The Writivism project is a fruit of the labour of so many individuals and organisations. In running the program, CACEAfrica is advised and guided by a six-member Board of Trustees. They are;
Zukiswa Wanner was born in Zambia to a South African father and a Zimbabwean mother. Her debut novel, The Madams, published in November 2006, dealt with racial role reversals in post-apartheid South Africa. Behind Every Successful Man was published in 2008 by Kwela Books. Men of the South was Zukiswa’s third novel and was shortlisted for the Commonwealth Best Book Award for 2010. Her latest book, Maid in SA, is published by Jacana. She is a founding member of the ReadSA initiative, a campaign encouraging South Africa to read South African works. She lives in Nairobi, Kenya.
Chika Unigwe is a Nigerian writer. Her latest novel,Night Dancer, was published in Dutch in 2011 (asNachtdanser) and in English in 2012. She was born in Enugu, Nigeria, and has lived in Turnhout, Belgium, with her husband and four children. She studied from the Catholic University of Leuven, Belgium and the University of Leiden. She won the 2003 BBC Short Story Competition for her story “Borrowed Smile”, a Commonwealth Short Story Award for “Weathered Smiles” and a Flemish literary prize for “De Smaak van Sneeuw”, her first short story written in Dutch. “The Secret”, another of her short pieces, was nominated for the 2004 Caine Prize. She was the recipient of a 2007 Unesco-Aschberg fellowship for creative writing, and of a 2009 Rockefeller Foundation fellowship for creative writing. Her first novel, De Feniks, was published in Dutch by Meulenhoff / Manteau in September 2005; it is the first book of fiction written by a Flemish author of African origin. Her second novel, On Black Sisters’ Street (first released in Dutch under the title Fata Morgana) won the Nigerian Prize for Literature.
Epaphras Chukwuenweniwe Osondu was born in Nigeria. His story “Waiting” won the 2009 Caine Prize for African Writing, for which he had been a finalist in 2007 with his story “Jimmy Carter’s Eyes”. He had previously won the Allen and Nirelle Galso Prize for Fiction and his story “A Letter from Home” was judged one of “The Top Ten Stories on the Internet” in 2006. Osondu’s writing has been published in Agni, Guernica, Vice, Fiction and The Atlantic. His debut collection of short stories,Voice of America, was published in 2010.
Nii Ayikwei Parkes
Nii Ayikwei Parkes is a Ghanaian writer, editor, socio-cultural commentator and performance poet. He holds an MA in Creative Writing from Birkbeck (University of London) and is a 2007 recipient of Ghana’s national ACRAG award for poetry and literary advocacy. Nii’s début novel ‘Tail of the Blue Bird’ was shortlisted for the 2010 Commonwealth Prize and his work has been translated into Italian, French, Chinese, Dutch, German and Arabic. His latest books of poetry are the Michael Marks Award-shortlisted pamphlet, ballast: a remix (2009) and The Makings of You (Peepal Tree Press). He lives in Accra and London.

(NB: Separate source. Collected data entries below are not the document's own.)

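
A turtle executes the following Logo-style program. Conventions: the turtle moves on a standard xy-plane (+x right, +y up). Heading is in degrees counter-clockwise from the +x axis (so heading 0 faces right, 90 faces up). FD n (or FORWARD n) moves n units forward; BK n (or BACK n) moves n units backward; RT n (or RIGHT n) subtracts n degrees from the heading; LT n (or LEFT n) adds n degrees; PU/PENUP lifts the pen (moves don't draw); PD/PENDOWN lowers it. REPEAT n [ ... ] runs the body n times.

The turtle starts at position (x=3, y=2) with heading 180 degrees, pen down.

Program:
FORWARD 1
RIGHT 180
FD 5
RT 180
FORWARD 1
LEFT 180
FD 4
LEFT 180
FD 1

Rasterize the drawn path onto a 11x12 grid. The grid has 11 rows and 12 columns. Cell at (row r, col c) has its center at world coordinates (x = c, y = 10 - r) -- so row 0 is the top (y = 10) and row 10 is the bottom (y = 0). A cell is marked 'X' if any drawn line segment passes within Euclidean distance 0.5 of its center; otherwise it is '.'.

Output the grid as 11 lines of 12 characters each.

Segment 0: (3,2) -> (2,2)
Segment 1: (2,2) -> (7,2)
Segment 2: (7,2) -> (6,2)
Segment 3: (6,2) -> (10,2)
Segment 4: (10,2) -> (9,2)

Answer: ............
............
............
............
............
............
............
............
..XXXXXXXXX.
............
............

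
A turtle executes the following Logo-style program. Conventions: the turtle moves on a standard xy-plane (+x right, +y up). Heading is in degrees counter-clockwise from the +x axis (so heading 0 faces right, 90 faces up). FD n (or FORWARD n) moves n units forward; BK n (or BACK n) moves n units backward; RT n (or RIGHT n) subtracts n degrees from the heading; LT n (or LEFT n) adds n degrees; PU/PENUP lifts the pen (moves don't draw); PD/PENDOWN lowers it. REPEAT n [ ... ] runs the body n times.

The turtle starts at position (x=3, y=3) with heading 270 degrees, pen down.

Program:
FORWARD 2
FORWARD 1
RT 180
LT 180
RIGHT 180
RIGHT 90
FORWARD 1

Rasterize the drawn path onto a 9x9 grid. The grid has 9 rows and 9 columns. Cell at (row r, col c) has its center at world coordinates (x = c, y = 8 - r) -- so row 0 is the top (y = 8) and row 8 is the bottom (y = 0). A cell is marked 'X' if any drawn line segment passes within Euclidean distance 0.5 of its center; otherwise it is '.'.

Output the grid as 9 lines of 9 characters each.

Answer: .........
.........
.........
.........
.........
...X.....
...X.....
...X.....
...XX....

Derivation:
Segment 0: (3,3) -> (3,1)
Segment 1: (3,1) -> (3,0)
Segment 2: (3,0) -> (4,0)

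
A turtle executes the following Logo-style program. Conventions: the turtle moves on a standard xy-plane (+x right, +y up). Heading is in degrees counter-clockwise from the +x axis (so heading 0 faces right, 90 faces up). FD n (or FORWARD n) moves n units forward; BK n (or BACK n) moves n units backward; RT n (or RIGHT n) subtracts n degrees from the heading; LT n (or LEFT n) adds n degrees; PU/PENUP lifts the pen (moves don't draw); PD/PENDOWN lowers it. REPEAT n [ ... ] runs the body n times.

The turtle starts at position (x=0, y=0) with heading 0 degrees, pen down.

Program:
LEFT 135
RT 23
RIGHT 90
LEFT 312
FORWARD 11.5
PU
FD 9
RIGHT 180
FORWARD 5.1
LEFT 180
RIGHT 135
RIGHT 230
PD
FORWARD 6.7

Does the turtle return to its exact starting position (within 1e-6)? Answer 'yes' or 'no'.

Answer: no

Derivation:
Executing turtle program step by step:
Start: pos=(0,0), heading=0, pen down
LT 135: heading 0 -> 135
RT 23: heading 135 -> 112
RT 90: heading 112 -> 22
LT 312: heading 22 -> 334
FD 11.5: (0,0) -> (10.336,-5.041) [heading=334, draw]
PU: pen up
FD 9: (10.336,-5.041) -> (18.425,-8.987) [heading=334, move]
RT 180: heading 334 -> 154
FD 5.1: (18.425,-8.987) -> (13.841,-6.751) [heading=154, move]
LT 180: heading 154 -> 334
RT 135: heading 334 -> 199
RT 230: heading 199 -> 329
PD: pen down
FD 6.7: (13.841,-6.751) -> (19.584,-10.202) [heading=329, draw]
Final: pos=(19.584,-10.202), heading=329, 2 segment(s) drawn

Start position: (0, 0)
Final position: (19.584, -10.202)
Distance = 22.082; >= 1e-6 -> NOT closed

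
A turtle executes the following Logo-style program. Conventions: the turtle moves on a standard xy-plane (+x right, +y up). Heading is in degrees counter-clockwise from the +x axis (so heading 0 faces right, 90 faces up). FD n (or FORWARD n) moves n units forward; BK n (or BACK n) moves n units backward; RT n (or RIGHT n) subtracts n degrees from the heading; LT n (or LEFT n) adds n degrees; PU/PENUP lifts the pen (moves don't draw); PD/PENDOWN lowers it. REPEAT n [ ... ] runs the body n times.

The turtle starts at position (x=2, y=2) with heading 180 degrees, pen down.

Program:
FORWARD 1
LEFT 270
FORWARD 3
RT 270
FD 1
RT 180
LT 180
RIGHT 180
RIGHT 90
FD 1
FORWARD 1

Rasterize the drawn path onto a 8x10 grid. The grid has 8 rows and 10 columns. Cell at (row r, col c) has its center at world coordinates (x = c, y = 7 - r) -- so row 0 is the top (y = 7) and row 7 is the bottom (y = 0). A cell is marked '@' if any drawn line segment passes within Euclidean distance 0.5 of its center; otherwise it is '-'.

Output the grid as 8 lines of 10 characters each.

Segment 0: (2,2) -> (1,2)
Segment 1: (1,2) -> (1,5)
Segment 2: (1,5) -> (0,5)
Segment 3: (0,5) -> (0,4)
Segment 4: (0,4) -> (0,3)

Answer: ----------
----------
@@--------
@@--------
@@--------
-@@-------
----------
----------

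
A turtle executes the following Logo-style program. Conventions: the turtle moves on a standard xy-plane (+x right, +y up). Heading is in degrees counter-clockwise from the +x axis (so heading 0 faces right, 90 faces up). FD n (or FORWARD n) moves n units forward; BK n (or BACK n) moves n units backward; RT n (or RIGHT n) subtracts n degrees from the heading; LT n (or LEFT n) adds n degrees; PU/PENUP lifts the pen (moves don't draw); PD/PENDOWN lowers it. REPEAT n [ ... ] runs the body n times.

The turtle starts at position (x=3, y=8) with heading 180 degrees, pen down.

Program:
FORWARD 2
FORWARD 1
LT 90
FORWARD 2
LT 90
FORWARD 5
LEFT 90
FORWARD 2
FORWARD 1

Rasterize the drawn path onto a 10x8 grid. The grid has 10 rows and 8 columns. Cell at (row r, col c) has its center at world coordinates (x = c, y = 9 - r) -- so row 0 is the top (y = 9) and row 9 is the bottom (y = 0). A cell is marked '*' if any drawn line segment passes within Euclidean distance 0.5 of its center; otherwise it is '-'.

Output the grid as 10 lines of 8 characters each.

Segment 0: (3,8) -> (1,8)
Segment 1: (1,8) -> (0,8)
Segment 2: (0,8) -> (-0,6)
Segment 3: (-0,6) -> (5,6)
Segment 4: (5,6) -> (5,8)
Segment 5: (5,8) -> (5,9)

Answer: -----*--
****-*--
*----*--
******--
--------
--------
--------
--------
--------
--------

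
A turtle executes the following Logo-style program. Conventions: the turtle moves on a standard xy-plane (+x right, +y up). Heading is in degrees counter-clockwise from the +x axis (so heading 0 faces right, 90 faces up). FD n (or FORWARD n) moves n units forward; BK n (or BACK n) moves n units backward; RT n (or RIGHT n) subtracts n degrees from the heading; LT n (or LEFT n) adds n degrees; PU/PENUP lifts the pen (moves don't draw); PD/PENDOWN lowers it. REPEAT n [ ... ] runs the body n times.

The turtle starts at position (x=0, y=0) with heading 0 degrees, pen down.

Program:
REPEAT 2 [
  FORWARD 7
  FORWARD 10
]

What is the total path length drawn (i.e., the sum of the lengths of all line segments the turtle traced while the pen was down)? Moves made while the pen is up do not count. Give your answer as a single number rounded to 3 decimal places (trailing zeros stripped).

Executing turtle program step by step:
Start: pos=(0,0), heading=0, pen down
REPEAT 2 [
  -- iteration 1/2 --
  FD 7: (0,0) -> (7,0) [heading=0, draw]
  FD 10: (7,0) -> (17,0) [heading=0, draw]
  -- iteration 2/2 --
  FD 7: (17,0) -> (24,0) [heading=0, draw]
  FD 10: (24,0) -> (34,0) [heading=0, draw]
]
Final: pos=(34,0), heading=0, 4 segment(s) drawn

Segment lengths:
  seg 1: (0,0) -> (7,0), length = 7
  seg 2: (7,0) -> (17,0), length = 10
  seg 3: (17,0) -> (24,0), length = 7
  seg 4: (24,0) -> (34,0), length = 10
Total = 34

Answer: 34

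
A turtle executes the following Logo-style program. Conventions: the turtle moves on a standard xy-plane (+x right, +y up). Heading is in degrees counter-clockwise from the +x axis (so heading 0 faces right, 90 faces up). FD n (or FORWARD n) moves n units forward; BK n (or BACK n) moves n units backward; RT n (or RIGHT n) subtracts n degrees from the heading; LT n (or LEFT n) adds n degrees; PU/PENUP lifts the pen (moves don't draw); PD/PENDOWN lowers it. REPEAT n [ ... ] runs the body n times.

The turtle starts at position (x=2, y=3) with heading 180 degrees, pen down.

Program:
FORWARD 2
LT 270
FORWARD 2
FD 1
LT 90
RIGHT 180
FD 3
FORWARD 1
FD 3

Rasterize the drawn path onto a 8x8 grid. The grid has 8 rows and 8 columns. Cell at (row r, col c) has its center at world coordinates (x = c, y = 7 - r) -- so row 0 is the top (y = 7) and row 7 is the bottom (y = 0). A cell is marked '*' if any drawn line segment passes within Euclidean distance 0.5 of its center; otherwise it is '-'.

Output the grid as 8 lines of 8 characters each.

Answer: --------
********
*-------
*-------
***-----
--------
--------
--------

Derivation:
Segment 0: (2,3) -> (0,3)
Segment 1: (0,3) -> (0,5)
Segment 2: (0,5) -> (0,6)
Segment 3: (0,6) -> (3,6)
Segment 4: (3,6) -> (4,6)
Segment 5: (4,6) -> (7,6)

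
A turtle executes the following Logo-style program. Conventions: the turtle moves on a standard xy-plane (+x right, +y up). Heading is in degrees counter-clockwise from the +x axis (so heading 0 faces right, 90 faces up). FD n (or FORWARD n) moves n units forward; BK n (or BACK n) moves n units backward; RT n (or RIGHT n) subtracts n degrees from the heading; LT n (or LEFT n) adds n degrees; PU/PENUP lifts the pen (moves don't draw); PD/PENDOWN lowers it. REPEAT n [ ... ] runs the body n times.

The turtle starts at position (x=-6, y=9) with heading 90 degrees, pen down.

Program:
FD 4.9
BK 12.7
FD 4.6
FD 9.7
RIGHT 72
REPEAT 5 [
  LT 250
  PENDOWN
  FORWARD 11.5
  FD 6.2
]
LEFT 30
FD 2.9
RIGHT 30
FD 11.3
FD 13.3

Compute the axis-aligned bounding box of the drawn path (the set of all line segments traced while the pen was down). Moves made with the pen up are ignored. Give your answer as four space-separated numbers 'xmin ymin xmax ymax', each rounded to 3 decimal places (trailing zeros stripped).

Executing turtle program step by step:
Start: pos=(-6,9), heading=90, pen down
FD 4.9: (-6,9) -> (-6,13.9) [heading=90, draw]
BK 12.7: (-6,13.9) -> (-6,1.2) [heading=90, draw]
FD 4.6: (-6,1.2) -> (-6,5.8) [heading=90, draw]
FD 9.7: (-6,5.8) -> (-6,15.5) [heading=90, draw]
RT 72: heading 90 -> 18
REPEAT 5 [
  -- iteration 1/5 --
  LT 250: heading 18 -> 268
  PD: pen down
  FD 11.5: (-6,15.5) -> (-6.401,4.007) [heading=268, draw]
  FD 6.2: (-6.401,4.007) -> (-6.618,-2.189) [heading=268, draw]
  -- iteration 2/5 --
  LT 250: heading 268 -> 158
  PD: pen down
  FD 11.5: (-6.618,-2.189) -> (-17.28,2.119) [heading=158, draw]
  FD 6.2: (-17.28,2.119) -> (-23.029,4.441) [heading=158, draw]
  -- iteration 3/5 --
  LT 250: heading 158 -> 48
  PD: pen down
  FD 11.5: (-23.029,4.441) -> (-15.334,12.987) [heading=48, draw]
  FD 6.2: (-15.334,12.987) -> (-11.185,17.595) [heading=48, draw]
  -- iteration 4/5 --
  LT 250: heading 48 -> 298
  PD: pen down
  FD 11.5: (-11.185,17.595) -> (-5.786,7.441) [heading=298, draw]
  FD 6.2: (-5.786,7.441) -> (-2.876,1.967) [heading=298, draw]
  -- iteration 5/5 --
  LT 250: heading 298 -> 188
  PD: pen down
  FD 11.5: (-2.876,1.967) -> (-14.264,0.366) [heading=188, draw]
  FD 6.2: (-14.264,0.366) -> (-20.403,-0.497) [heading=188, draw]
]
LT 30: heading 188 -> 218
FD 2.9: (-20.403,-0.497) -> (-22.689,-2.282) [heading=218, draw]
RT 30: heading 218 -> 188
FD 11.3: (-22.689,-2.282) -> (-33.879,-3.855) [heading=188, draw]
FD 13.3: (-33.879,-3.855) -> (-47.049,-5.706) [heading=188, draw]
Final: pos=(-47.049,-5.706), heading=188, 17 segment(s) drawn

Segment endpoints: x in {-47.049, -33.879, -23.029, -22.689, -20.403, -17.28, -15.334, -14.264, -11.185, -6.618, -6.401, -6, -6, -5.786, -2.876}, y in {-5.706, -3.855, -2.282, -2.189, -0.497, 0.366, 1.2, 1.967, 2.119, 4.007, 4.441, 5.8, 7.441, 9, 12.987, 13.9, 15.5, 17.595}
xmin=-47.049, ymin=-5.706, xmax=-2.876, ymax=17.595

Answer: -47.049 -5.706 -2.876 17.595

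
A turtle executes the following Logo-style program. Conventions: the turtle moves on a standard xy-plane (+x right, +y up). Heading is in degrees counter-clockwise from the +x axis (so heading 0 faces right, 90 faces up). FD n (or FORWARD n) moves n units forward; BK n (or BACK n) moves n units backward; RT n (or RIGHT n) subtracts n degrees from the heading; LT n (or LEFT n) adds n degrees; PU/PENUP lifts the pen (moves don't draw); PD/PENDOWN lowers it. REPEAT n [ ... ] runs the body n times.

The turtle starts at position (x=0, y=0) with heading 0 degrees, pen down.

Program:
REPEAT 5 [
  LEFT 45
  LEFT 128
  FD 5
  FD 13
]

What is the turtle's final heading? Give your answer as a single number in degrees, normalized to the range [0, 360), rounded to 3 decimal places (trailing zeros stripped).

Answer: 145

Derivation:
Executing turtle program step by step:
Start: pos=(0,0), heading=0, pen down
REPEAT 5 [
  -- iteration 1/5 --
  LT 45: heading 0 -> 45
  LT 128: heading 45 -> 173
  FD 5: (0,0) -> (-4.963,0.609) [heading=173, draw]
  FD 13: (-4.963,0.609) -> (-17.866,2.194) [heading=173, draw]
  -- iteration 2/5 --
  LT 45: heading 173 -> 218
  LT 128: heading 218 -> 346
  FD 5: (-17.866,2.194) -> (-13.014,0.984) [heading=346, draw]
  FD 13: (-13.014,0.984) -> (-0.401,-2.161) [heading=346, draw]
  -- iteration 3/5 --
  LT 45: heading 346 -> 31
  LT 128: heading 31 -> 159
  FD 5: (-0.401,-2.161) -> (-5.068,-0.369) [heading=159, draw]
  FD 13: (-5.068,-0.369) -> (-17.205,4.29) [heading=159, draw]
  -- iteration 4/5 --
  LT 45: heading 159 -> 204
  LT 128: heading 204 -> 332
  FD 5: (-17.205,4.29) -> (-12.79,1.942) [heading=332, draw]
  FD 13: (-12.79,1.942) -> (-1.312,-4.161) [heading=332, draw]
  -- iteration 5/5 --
  LT 45: heading 332 -> 17
  LT 128: heading 17 -> 145
  FD 5: (-1.312,-4.161) -> (-5.408,-1.293) [heading=145, draw]
  FD 13: (-5.408,-1.293) -> (-16.057,6.164) [heading=145, draw]
]
Final: pos=(-16.057,6.164), heading=145, 10 segment(s) drawn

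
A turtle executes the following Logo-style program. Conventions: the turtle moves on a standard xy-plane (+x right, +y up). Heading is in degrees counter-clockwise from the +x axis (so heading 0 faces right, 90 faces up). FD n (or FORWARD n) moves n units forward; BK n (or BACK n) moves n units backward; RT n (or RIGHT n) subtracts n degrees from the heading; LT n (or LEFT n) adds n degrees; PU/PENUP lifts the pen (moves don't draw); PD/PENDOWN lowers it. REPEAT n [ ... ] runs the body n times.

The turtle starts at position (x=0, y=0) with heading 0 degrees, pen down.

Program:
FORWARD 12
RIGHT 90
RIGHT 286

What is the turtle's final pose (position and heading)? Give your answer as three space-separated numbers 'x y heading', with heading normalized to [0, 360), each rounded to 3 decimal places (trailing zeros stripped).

Executing turtle program step by step:
Start: pos=(0,0), heading=0, pen down
FD 12: (0,0) -> (12,0) [heading=0, draw]
RT 90: heading 0 -> 270
RT 286: heading 270 -> 344
Final: pos=(12,0), heading=344, 1 segment(s) drawn

Answer: 12 0 344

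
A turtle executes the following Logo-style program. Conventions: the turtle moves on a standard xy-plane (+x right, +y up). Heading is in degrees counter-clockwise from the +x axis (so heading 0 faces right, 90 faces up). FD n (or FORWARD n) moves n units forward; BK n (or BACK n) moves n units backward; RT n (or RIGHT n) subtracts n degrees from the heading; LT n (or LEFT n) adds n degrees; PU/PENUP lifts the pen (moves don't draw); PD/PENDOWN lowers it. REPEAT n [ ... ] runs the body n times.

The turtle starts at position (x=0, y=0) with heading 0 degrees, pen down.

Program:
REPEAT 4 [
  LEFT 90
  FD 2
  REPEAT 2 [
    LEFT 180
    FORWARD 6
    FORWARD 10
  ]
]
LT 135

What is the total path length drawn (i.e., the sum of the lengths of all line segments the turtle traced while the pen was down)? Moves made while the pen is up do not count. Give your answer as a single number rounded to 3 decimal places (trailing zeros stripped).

Answer: 136

Derivation:
Executing turtle program step by step:
Start: pos=(0,0), heading=0, pen down
REPEAT 4 [
  -- iteration 1/4 --
  LT 90: heading 0 -> 90
  FD 2: (0,0) -> (0,2) [heading=90, draw]
  REPEAT 2 [
    -- iteration 1/2 --
    LT 180: heading 90 -> 270
    FD 6: (0,2) -> (0,-4) [heading=270, draw]
    FD 10: (0,-4) -> (0,-14) [heading=270, draw]
    -- iteration 2/2 --
    LT 180: heading 270 -> 90
    FD 6: (0,-14) -> (0,-8) [heading=90, draw]
    FD 10: (0,-8) -> (0,2) [heading=90, draw]
  ]
  -- iteration 2/4 --
  LT 90: heading 90 -> 180
  FD 2: (0,2) -> (-2,2) [heading=180, draw]
  REPEAT 2 [
    -- iteration 1/2 --
    LT 180: heading 180 -> 0
    FD 6: (-2,2) -> (4,2) [heading=0, draw]
    FD 10: (4,2) -> (14,2) [heading=0, draw]
    -- iteration 2/2 --
    LT 180: heading 0 -> 180
    FD 6: (14,2) -> (8,2) [heading=180, draw]
    FD 10: (8,2) -> (-2,2) [heading=180, draw]
  ]
  -- iteration 3/4 --
  LT 90: heading 180 -> 270
  FD 2: (-2,2) -> (-2,0) [heading=270, draw]
  REPEAT 2 [
    -- iteration 1/2 --
    LT 180: heading 270 -> 90
    FD 6: (-2,0) -> (-2,6) [heading=90, draw]
    FD 10: (-2,6) -> (-2,16) [heading=90, draw]
    -- iteration 2/2 --
    LT 180: heading 90 -> 270
    FD 6: (-2,16) -> (-2,10) [heading=270, draw]
    FD 10: (-2,10) -> (-2,0) [heading=270, draw]
  ]
  -- iteration 4/4 --
  LT 90: heading 270 -> 0
  FD 2: (-2,0) -> (0,0) [heading=0, draw]
  REPEAT 2 [
    -- iteration 1/2 --
    LT 180: heading 0 -> 180
    FD 6: (0,0) -> (-6,0) [heading=180, draw]
    FD 10: (-6,0) -> (-16,0) [heading=180, draw]
    -- iteration 2/2 --
    LT 180: heading 180 -> 0
    FD 6: (-16,0) -> (-10,0) [heading=0, draw]
    FD 10: (-10,0) -> (0,0) [heading=0, draw]
  ]
]
LT 135: heading 0 -> 135
Final: pos=(0,0), heading=135, 20 segment(s) drawn

Segment lengths:
  seg 1: (0,0) -> (0,2), length = 2
  seg 2: (0,2) -> (0,-4), length = 6
  seg 3: (0,-4) -> (0,-14), length = 10
  seg 4: (0,-14) -> (0,-8), length = 6
  seg 5: (0,-8) -> (0,2), length = 10
  seg 6: (0,2) -> (-2,2), length = 2
  seg 7: (-2,2) -> (4,2), length = 6
  seg 8: (4,2) -> (14,2), length = 10
  seg 9: (14,2) -> (8,2), length = 6
  seg 10: (8,2) -> (-2,2), length = 10
  seg 11: (-2,2) -> (-2,0), length = 2
  seg 12: (-2,0) -> (-2,6), length = 6
  seg 13: (-2,6) -> (-2,16), length = 10
  seg 14: (-2,16) -> (-2,10), length = 6
  seg 15: (-2,10) -> (-2,0), length = 10
  seg 16: (-2,0) -> (0,0), length = 2
  seg 17: (0,0) -> (-6,0), length = 6
  seg 18: (-6,0) -> (-16,0), length = 10
  seg 19: (-16,0) -> (-10,0), length = 6
  seg 20: (-10,0) -> (0,0), length = 10
Total = 136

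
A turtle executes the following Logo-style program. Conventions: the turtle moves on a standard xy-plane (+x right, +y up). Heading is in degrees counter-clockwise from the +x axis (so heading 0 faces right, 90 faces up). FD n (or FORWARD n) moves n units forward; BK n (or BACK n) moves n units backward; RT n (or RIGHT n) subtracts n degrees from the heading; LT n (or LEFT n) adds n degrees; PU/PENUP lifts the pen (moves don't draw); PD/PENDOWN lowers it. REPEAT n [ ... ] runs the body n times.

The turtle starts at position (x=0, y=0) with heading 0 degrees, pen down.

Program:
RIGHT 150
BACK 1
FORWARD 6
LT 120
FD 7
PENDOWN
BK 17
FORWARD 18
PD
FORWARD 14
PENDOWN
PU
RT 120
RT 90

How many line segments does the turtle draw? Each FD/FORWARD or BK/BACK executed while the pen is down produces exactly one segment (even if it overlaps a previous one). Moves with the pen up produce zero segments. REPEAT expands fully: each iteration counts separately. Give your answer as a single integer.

Answer: 6

Derivation:
Executing turtle program step by step:
Start: pos=(0,0), heading=0, pen down
RT 150: heading 0 -> 210
BK 1: (0,0) -> (0.866,0.5) [heading=210, draw]
FD 6: (0.866,0.5) -> (-4.33,-2.5) [heading=210, draw]
LT 120: heading 210 -> 330
FD 7: (-4.33,-2.5) -> (1.732,-6) [heading=330, draw]
PD: pen down
BK 17: (1.732,-6) -> (-12.99,2.5) [heading=330, draw]
FD 18: (-12.99,2.5) -> (2.598,-6.5) [heading=330, draw]
PD: pen down
FD 14: (2.598,-6.5) -> (14.722,-13.5) [heading=330, draw]
PD: pen down
PU: pen up
RT 120: heading 330 -> 210
RT 90: heading 210 -> 120
Final: pos=(14.722,-13.5), heading=120, 6 segment(s) drawn
Segments drawn: 6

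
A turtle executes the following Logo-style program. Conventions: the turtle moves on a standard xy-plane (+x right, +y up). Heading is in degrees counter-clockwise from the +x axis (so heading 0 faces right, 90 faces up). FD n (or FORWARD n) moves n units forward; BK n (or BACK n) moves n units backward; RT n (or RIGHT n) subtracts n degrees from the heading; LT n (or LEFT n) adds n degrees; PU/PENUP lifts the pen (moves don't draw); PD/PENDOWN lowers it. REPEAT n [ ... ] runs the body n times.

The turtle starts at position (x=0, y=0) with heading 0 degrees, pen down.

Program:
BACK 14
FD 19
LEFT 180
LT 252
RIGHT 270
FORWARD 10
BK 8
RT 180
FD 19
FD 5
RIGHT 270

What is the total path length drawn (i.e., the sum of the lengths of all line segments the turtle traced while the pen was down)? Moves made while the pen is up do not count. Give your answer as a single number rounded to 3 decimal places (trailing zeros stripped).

Answer: 75

Derivation:
Executing turtle program step by step:
Start: pos=(0,0), heading=0, pen down
BK 14: (0,0) -> (-14,0) [heading=0, draw]
FD 19: (-14,0) -> (5,0) [heading=0, draw]
LT 180: heading 0 -> 180
LT 252: heading 180 -> 72
RT 270: heading 72 -> 162
FD 10: (5,0) -> (-4.511,3.09) [heading=162, draw]
BK 8: (-4.511,3.09) -> (3.098,0.618) [heading=162, draw]
RT 180: heading 162 -> 342
FD 19: (3.098,0.618) -> (21.168,-5.253) [heading=342, draw]
FD 5: (21.168,-5.253) -> (25.923,-6.798) [heading=342, draw]
RT 270: heading 342 -> 72
Final: pos=(25.923,-6.798), heading=72, 6 segment(s) drawn

Segment lengths:
  seg 1: (0,0) -> (-14,0), length = 14
  seg 2: (-14,0) -> (5,0), length = 19
  seg 3: (5,0) -> (-4.511,3.09), length = 10
  seg 4: (-4.511,3.09) -> (3.098,0.618), length = 8
  seg 5: (3.098,0.618) -> (21.168,-5.253), length = 19
  seg 6: (21.168,-5.253) -> (25.923,-6.798), length = 5
Total = 75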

Lizzy Attree has a PhD from SOAS, University of London on “The Literary Responses to HIV and AIDS from South Africa and Zimbabwe from 1990-2005”. Her collection of interviews with the first African writers to write about HIV and AIDS from Zimbabwe and South Africa was published in 2010 by Cambridge Scholars Publishing, and is entitled Blood on the Page. In 2010 she was a Visiting Lecturer in the English Department at Rhodes University in South Africa and from 2002-2009 she organised literary tours of African writers in the UK funded by Arts Council England such as the Caine Prize 10th Anniversary Tour in 2009. She was appointed Administrator of the Caine Prize for African Writing in 2011, and in 2014, promoted to the position of Director of the Prize.
NoViolet is the author of We Need New Names, published by Little, Brown in the US, and Chatto and Windus in the UK. Names has been shortlisted for the Man Booker Prize and the Guardian First Book awards. Her stories have won the 2011 Caine Prize for African Writing and shortlisted for the J.M. Coetzee – judged 2009 SA PEN Studzinsi Award. She earned her MFA at Cornell University where she was a recipient of the Truman Capote Fellowship, and most recently, a lecturer of English. She is now a Wallace Stegner Fellow at Stanford University. She was born and raised in Zimbabwe.